Lorsqu'un éclairage est prévu pour signaler le chantier ou délimiter un obstacle, les lampes de couleur blanche ou jaunâtre peuvent être remplacées par des feux jaune-orange clignotants. Les feux peuvent clignoter indépendamment, simultanément ou en cadence.

1.5.

1. La signalisation routière est, conformément aux dispositions de l'article 78.1.2. du règlement général sur la police de la circulation routière, enlevée dès que les travaux sont terminés. Il en est de même du matériel de signalisation et des panneaux indiquant en jaune sur fond noir, le nom du responsable de la signalisation et son numéro de téléphone.

2. En dehors des heures de travail, notamment le soir ainsi que pendant les week-ends et chaque fois que les travaux sont interrompus pour une période déterminée, les signaux qui ne sont plus nécessaires sont masqués efficacement ou enlevés.

1.6. Si une barrière est placée au début du chantier, elle occupe une largeur au moins égale à celle qui est nécessaire pour exécuter les travaux en toute sécurité.

1.7. Si l'emplacement du chantier entraîne une déviation de la circulation, un itinéraire complet de cette déviation est signalé.

Si le début de la déviation ne coïncide pas avec celui du chantier, la signalisation doit être placée à l'endroit où cette déviation débute.

1.8. Sauf dans des cas exceptionnels, les signaux C43 ne peuvent indiquer des limitations de vitesse autres que celles prévues par le présent arrêté.

C43

1.9. En principe, la signalisation à distance n'est placée que sur la voie publique où les travaux sont effectués.

Elle peut également être placée sur d'autres voies publiques quand la disposition des lieux le justifie.

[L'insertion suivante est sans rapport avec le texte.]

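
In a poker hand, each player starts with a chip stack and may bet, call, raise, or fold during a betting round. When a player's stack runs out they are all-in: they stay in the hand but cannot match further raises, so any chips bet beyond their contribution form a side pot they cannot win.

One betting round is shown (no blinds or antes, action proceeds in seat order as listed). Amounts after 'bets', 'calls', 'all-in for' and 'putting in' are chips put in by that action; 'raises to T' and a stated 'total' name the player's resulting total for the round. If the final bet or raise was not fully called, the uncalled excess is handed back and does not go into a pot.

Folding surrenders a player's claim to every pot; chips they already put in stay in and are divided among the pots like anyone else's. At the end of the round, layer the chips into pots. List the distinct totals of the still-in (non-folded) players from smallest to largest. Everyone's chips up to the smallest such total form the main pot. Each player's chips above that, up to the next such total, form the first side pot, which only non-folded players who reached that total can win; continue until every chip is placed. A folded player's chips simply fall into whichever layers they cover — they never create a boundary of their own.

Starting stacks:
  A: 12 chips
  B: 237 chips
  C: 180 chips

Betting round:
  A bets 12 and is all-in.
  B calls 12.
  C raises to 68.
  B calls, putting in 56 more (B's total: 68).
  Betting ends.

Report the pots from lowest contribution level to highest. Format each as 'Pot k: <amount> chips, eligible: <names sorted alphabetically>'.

Contributions: A=12, B=68, C=68
Pot levels (distinct totals of non-folded players): 12, 68
Layer 1-12: 12 each from A, B, C = 12*3 = 36 chips; eligible A, B, C
Layer 13-68: 56 each from B, C = 56*2 = 112 chips; eligible B, C

Pot 1: 36 chips, eligible: A, B, C
Pot 2: 112 chips, eligible: B, C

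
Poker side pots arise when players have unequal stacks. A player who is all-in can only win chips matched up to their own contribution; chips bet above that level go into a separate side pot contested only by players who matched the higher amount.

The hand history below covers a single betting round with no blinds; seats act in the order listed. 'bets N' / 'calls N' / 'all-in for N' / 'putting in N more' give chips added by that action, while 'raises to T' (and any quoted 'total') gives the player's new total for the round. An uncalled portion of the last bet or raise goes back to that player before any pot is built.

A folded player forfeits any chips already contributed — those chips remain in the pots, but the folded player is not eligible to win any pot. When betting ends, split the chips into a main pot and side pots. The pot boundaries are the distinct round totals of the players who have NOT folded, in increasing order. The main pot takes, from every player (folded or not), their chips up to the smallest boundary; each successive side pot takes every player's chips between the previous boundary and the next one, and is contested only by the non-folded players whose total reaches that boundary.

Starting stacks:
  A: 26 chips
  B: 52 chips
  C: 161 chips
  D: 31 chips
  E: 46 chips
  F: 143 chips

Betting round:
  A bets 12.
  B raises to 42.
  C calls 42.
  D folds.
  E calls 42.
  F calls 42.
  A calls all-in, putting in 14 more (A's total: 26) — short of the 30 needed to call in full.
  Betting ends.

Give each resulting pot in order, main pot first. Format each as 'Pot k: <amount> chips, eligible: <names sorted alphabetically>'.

Pot 1: 130 chips, eligible: A, B, C, E, F
Pot 2: 64 chips, eligible: B, C, E, F

Derivation:
Contributions: A=26, B=42, C=42, E=42, F=42
Folded: D
Pot levels (distinct totals of non-folded players): 26, 42
Layer 1-26: 26 each from A, B, C, E, F = 26*5 = 130 chips; eligible A, B, C, E, F
Layer 27-42: 16 each from B, C, E, F = 16*4 = 64 chips; eligible B, C, E, F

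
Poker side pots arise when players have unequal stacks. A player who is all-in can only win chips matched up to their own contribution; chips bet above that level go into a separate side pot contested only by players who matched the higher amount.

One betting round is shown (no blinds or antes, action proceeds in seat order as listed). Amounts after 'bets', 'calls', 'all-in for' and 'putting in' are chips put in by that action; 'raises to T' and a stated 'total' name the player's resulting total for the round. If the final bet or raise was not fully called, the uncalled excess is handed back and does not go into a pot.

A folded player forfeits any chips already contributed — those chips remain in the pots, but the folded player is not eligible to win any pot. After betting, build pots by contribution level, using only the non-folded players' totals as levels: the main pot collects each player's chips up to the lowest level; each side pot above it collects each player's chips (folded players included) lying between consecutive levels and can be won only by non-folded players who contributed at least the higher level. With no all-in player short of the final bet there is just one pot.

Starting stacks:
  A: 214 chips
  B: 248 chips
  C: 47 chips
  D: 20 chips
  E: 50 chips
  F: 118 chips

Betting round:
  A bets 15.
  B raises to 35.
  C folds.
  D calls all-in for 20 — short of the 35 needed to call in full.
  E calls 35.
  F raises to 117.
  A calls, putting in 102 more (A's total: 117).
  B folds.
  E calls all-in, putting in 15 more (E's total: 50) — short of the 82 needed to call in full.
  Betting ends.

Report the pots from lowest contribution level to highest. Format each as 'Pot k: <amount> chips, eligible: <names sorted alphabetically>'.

Contributions: A=117, B=35, D=20, E=50, F=117
Folded: B, C
Pot levels (distinct totals of non-folded players): 20, 50, 117
Layer 1-20: 20 each from A, B, D, E, F = 20*5 = 100 chips; eligible A, D, E, F
Layer 21-50: A 30 + B 15 + E 30 + F 30 = 105 chips; eligible A, E, F
Layer 51-117: 67 each from A, F = 67*2 = 134 chips; eligible A, F

Pot 1: 100 chips, eligible: A, D, E, F
Pot 2: 105 chips, eligible: A, E, F
Pot 3: 134 chips, eligible: A, F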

1.10. Il peut être fait usage de dispositifs montés ou non sur véhicules et destinés à absorber les chocs.

1.11. Lorsque, sur une voie publique, différentes limitations de vitesse sont instaurées, la vitesse maximale autorisée la plus élevée est prise en compte pour fixer la catégorie du chantier.

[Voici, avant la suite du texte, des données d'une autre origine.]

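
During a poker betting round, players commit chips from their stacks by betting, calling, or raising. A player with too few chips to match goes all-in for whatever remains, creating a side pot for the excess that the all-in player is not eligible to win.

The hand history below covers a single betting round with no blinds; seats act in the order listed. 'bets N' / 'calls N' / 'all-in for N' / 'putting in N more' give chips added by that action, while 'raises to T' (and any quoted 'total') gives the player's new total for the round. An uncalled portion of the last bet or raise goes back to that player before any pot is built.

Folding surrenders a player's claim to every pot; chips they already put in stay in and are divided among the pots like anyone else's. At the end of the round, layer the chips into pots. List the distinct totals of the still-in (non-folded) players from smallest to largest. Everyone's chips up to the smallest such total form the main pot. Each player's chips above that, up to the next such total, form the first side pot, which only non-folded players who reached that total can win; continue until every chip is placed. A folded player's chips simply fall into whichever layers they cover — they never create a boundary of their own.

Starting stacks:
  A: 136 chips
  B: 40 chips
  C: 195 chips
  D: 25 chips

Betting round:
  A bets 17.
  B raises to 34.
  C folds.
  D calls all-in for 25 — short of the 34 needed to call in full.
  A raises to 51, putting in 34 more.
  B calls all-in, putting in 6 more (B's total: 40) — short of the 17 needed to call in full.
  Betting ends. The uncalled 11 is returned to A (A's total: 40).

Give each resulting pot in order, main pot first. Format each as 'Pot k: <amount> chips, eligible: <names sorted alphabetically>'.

Pot 1: 75 chips, eligible: A, B, D
Pot 2: 30 chips, eligible: A, B

Derivation:
Contributions (after 11 returned to A): A=40, B=40, D=25
Folded: C
Pot levels (distinct totals of non-folded players): 25, 40
Layer 1-25: 25 each from A, B, D = 25*3 = 75 chips; eligible A, B, D
Layer 26-40: 15 each from A, B = 15*2 = 30 chips; eligible A, B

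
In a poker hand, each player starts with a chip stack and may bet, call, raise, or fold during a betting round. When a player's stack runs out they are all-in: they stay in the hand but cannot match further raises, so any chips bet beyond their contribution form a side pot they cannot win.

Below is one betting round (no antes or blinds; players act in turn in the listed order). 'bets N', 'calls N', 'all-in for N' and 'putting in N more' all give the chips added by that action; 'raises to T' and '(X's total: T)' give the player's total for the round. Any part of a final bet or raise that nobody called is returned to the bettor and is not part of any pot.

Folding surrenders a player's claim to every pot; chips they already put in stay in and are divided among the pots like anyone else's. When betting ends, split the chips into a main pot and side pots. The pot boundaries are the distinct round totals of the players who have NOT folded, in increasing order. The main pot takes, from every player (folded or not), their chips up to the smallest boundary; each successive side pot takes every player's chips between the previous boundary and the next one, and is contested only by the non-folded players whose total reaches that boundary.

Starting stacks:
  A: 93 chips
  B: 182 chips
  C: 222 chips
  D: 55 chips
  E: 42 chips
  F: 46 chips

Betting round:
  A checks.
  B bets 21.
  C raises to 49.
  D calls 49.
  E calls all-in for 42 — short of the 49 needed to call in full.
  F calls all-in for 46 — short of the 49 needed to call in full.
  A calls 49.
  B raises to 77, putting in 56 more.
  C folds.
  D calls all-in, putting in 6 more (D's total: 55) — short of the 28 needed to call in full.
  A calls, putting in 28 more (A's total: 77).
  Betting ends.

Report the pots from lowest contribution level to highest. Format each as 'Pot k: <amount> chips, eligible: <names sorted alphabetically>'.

Contributions: A=77, B=77, C=49, D=55, E=42, F=46
Folded: C
Pot levels (distinct totals of non-folded players): 42, 46, 55, 77
Layer 1-42: 42 each from A, B, C, D, E, F = 42*6 = 252 chips; eligible A, B, D, E, F
Layer 43-46: 4 each from A, B, C, D, F = 4*5 = 20 chips; eligible A, B, D, F
Layer 47-55: A 9 + B 9 + C 3 + D 9 = 30 chips; eligible A, B, D
Layer 56-77: 22 each from A, B = 22*2 = 44 chips; eligible A, B

Pot 1: 252 chips, eligible: A, B, D, E, F
Pot 2: 20 chips, eligible: A, B, D, F
Pot 3: 30 chips, eligible: A, B, D
Pot 4: 44 chips, eligible: A, B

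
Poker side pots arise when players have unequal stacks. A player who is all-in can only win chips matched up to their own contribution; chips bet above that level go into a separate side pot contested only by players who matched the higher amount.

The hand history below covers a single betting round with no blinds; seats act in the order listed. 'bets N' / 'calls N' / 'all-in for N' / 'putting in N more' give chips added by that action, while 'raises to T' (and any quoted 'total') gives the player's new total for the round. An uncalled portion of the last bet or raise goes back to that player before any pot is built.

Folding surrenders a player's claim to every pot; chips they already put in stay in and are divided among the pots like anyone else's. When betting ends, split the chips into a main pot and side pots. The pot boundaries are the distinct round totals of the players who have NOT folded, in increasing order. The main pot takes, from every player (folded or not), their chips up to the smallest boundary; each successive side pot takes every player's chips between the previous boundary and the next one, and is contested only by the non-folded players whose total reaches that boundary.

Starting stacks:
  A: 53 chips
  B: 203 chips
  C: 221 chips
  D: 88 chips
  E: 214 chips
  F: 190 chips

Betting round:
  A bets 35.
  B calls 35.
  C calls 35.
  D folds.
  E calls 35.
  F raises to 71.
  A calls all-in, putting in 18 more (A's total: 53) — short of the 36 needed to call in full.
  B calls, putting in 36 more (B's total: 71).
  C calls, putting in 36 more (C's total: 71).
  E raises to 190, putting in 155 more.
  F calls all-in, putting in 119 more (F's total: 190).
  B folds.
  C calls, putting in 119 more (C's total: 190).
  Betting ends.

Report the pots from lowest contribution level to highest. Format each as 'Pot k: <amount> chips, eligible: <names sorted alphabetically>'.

Contributions: A=53, B=71, C=190, E=190, F=190
Folded: B, D
Pot levels (distinct totals of non-folded players): 53, 190
Layer 1-53: 53 each from A, B, C, E, F = 53*5 = 265 chips; eligible A, C, E, F
Layer 54-190: B 18 + C 137 + E 137 + F 137 = 429 chips; eligible C, E, F

Pot 1: 265 chips, eligible: A, C, E, F
Pot 2: 429 chips, eligible: C, E, F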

Les chantiers sont classés en six catégories

Appartiennent :

  • à la 1ère catégorie, les chantiers établis sur autoroutes et sur les voies publiques où la vitesse maximale autorisée est supérieure à 90 km/h;
  • à la 2ème catégorie, les chantiers établis sur les voies publiques où la vitesse maximale autorisée est supérieure à 50 km/h, et inférieure ou égale à 90 km/h;
  • à la 3ème catégorie, les chantiers établis sur les voies publiques où la vitesse maximale autorisée est inférieure ou égale à 50 km/h;
  • à la 4ème catégorie, les chantiers établis en dehors de la chaussée, mais qui représentent un danger pour les piétons, les cyclistes et les conducteurs de cyclomoteurs à deux roues;
  • à la 5ème catégorie, les chantiers exécutés entre le lever et la tombée du jour et lorsqu'il est possible de voir distinctement jusqu'à une distance d'environ 200 m;
  • à la 6ème catégorie, les chantiers mobiles qui gênent momentanément la circulation à cause de leur vitesse de déplacement faible ou d'arrêts fréquents, dus à l'exécution de travaux.